- Current region: Grisons, Switzerland
- Place of origin: Upper Engadin
- Founded: 1470 (first attested)

= Jenatsch family =

Swiss Protestant family from Engadin

The Jenatsch family was an old Protestant family of the Upper Engadin, originally established at Samedan. It appears in 1470 with Andreas Jenatsch, a publicus notarius.

A descendant of the same name, admitted to the synod in 1555, served as pastor of Pontresina from 1559 to 1576. His son Israel (d. 1623) held the ministry in various parishes of the Grisons from 1586 to 1623, and was the father of the famous Jörg Jenatsch, pastor and later officer.
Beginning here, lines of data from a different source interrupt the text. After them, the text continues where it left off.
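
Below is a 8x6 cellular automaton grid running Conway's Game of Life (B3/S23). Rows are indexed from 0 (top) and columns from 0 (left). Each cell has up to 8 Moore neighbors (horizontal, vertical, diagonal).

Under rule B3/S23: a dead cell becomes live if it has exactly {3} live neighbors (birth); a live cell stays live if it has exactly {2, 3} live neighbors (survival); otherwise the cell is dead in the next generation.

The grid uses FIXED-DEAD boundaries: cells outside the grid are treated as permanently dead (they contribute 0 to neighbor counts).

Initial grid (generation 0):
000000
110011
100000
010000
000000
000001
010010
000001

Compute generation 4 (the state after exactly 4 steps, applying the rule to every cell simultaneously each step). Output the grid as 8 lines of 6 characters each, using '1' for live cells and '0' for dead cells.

Simulating step by step:
Generation 0 (given above): 10 live cells
Generation 1: 5 live cells
000000
110000
100000
000000
000000
000000
000011
000000
Generation 2: 4 live cells
000000
110000
110000
000000
000000
000000
000000
000000
Generation 3: 4 live cells
000000
110000
110000
000000
000000
000000
000000
000000
Generation 4: 4 live cells
(generation 4 grid is the final answer)

Answer: 000000
110000
110000
000000
000000
000000
000000
000000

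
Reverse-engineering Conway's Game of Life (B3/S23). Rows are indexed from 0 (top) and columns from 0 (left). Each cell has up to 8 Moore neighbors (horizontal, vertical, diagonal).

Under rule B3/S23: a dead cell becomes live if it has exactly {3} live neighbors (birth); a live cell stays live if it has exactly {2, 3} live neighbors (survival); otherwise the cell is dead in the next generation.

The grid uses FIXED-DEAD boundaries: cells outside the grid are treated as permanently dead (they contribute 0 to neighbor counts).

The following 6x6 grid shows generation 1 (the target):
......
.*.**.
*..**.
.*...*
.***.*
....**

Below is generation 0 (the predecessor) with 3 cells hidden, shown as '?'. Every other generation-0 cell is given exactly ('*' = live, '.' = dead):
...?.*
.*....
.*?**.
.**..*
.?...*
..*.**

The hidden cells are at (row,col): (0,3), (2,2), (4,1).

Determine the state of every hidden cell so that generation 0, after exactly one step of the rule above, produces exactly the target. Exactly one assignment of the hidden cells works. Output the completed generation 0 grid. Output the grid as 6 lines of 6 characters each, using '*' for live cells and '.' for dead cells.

Answer: .....*
.*....
.****.
.**..*
.....*
..*.**

Derivation:
Hidden generation-0 cells (in order): (0,3), (2,2), (4,1).
A hidden cell only influences target cells in its own 3x3 neighborhood. Try each of the 2^3 = 8 assignments, step the completed generation 0 forward once under B3/S23, and compare with the target:
  (0,3)=. (2,2)=. (4,1)=. -> step gives (1,1)='.' but target has '*' -> reject
  (0,3)=. (2,2)=. (4,1)=* -> step gives (1,1)='.' but target has '*' -> reject
  (0,3)=. (2,2)=* (4,1)=. -> step reproduces the target at every cell -> ACCEPT
  (0,3)=. (2,2)=* (4,1)=* -> step gives (3,0)='*' but target has '.' -> reject
  (0,3)=* (2,2)=. (4,1)=. -> step gives (1,1)='.' but target has '*' -> reject
  (0,3)=* (2,2)=. (4,1)=* -> step gives (1,1)='.' but target has '*' -> reject
  (0,3)=* (2,2)=* (4,1)=. -> step gives (1,3)='.' but target has '*' -> reject
  (0,3)=* (2,2)=* (4,1)=* -> step gives (1,3)='.' but target has '*' -> reject
Unique solution: (0,3)=dead, (2,2)=live, (4,1)=dead.
Check: live-neighbor counts of every cell in the completed generation 0:
111010
224332
345322
234442
133343
010222
Applying B3/S23 to generation 0 with these counts gives:
......
.*.**.
*..**.
.*...*
.***.*
....**
which matches the target exactly.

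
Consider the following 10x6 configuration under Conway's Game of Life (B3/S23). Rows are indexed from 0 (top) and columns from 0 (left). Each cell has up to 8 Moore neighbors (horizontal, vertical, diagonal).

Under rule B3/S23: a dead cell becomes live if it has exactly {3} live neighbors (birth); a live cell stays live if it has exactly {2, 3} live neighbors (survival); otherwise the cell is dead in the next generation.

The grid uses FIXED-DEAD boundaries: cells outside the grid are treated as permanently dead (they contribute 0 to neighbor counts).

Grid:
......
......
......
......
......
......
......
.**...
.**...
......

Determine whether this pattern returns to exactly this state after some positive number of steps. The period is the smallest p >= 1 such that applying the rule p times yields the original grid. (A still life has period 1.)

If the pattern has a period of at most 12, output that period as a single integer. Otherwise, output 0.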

From the mid-16th century onward, other members of the family pursued higher education, mainly at Zurich and Basel. While the aristocratic ruling class of the Grisons still regarded Jörg as a parvenu, opposing him and ultimately eliminating him, it did not impede the social and political advancement of his prosperous descendants.

== Descendants ==

Paul Jenatsch, son of Jörg, held offices in the League of the Ten Jurisdictions and in the Republic of the Three Leagues. His brother Georg (1637–1672), a lieutenant colonel, was appointed commissioner of Chiavenna in 1672 but died before taking office; he was the father of Georg (1662–1741), lieutenant colonel in the service of Venice, who resided at Piuro from 1729 to 1731, probably as podestà. Paul's four sons all held high offices in the subject lands: Paul (1651–1685) was elected governor general of the Valtellina for 1685–1687, but died before taking office, and his brother Georg (also Jörg, 1658–1724) took his place. Andreas (1661–1709), landamman of the League of the Ten Jurisdictions (1699–1700), was podestà of Piuro (1687–1689) and of Traona (1695–1697). He died before he could take up the office of vicar (supreme judge of the Valtellina), which instead went to his younger brother Johann Anton Jenatsch from 1709 to 1711. The family's social rise is reflected in its marriage ties with the Sprecher, Buol, Planta, Schmid von Grüneck, and Schorsch families.

== Later history ==

In the 18th and 19th centuries, the family produced a number of officers in the service of Holland, Genoa, and Venice. Johann Ulrich (1825–1911), lieutenant colonel in the service of Austria, was the last direct descendant of Jörg.

== Bibliography ==
- A. Sprecher, Stammbaum der Familie Jenatsch, manuscript, 1941 (Kantonsbibliothek Graubünden).
- Collenberg, Adolf: Die Bündner Amtsleute in der Herrschaft Maienfeld 1509-1799 und in den Untertanenlanden Veltlin, Bormio und Chiavenna 1512-1797, in: Jahrbuch der Historischen Gesellschaft von Graubünden, 129, 1999, pp. 1–118.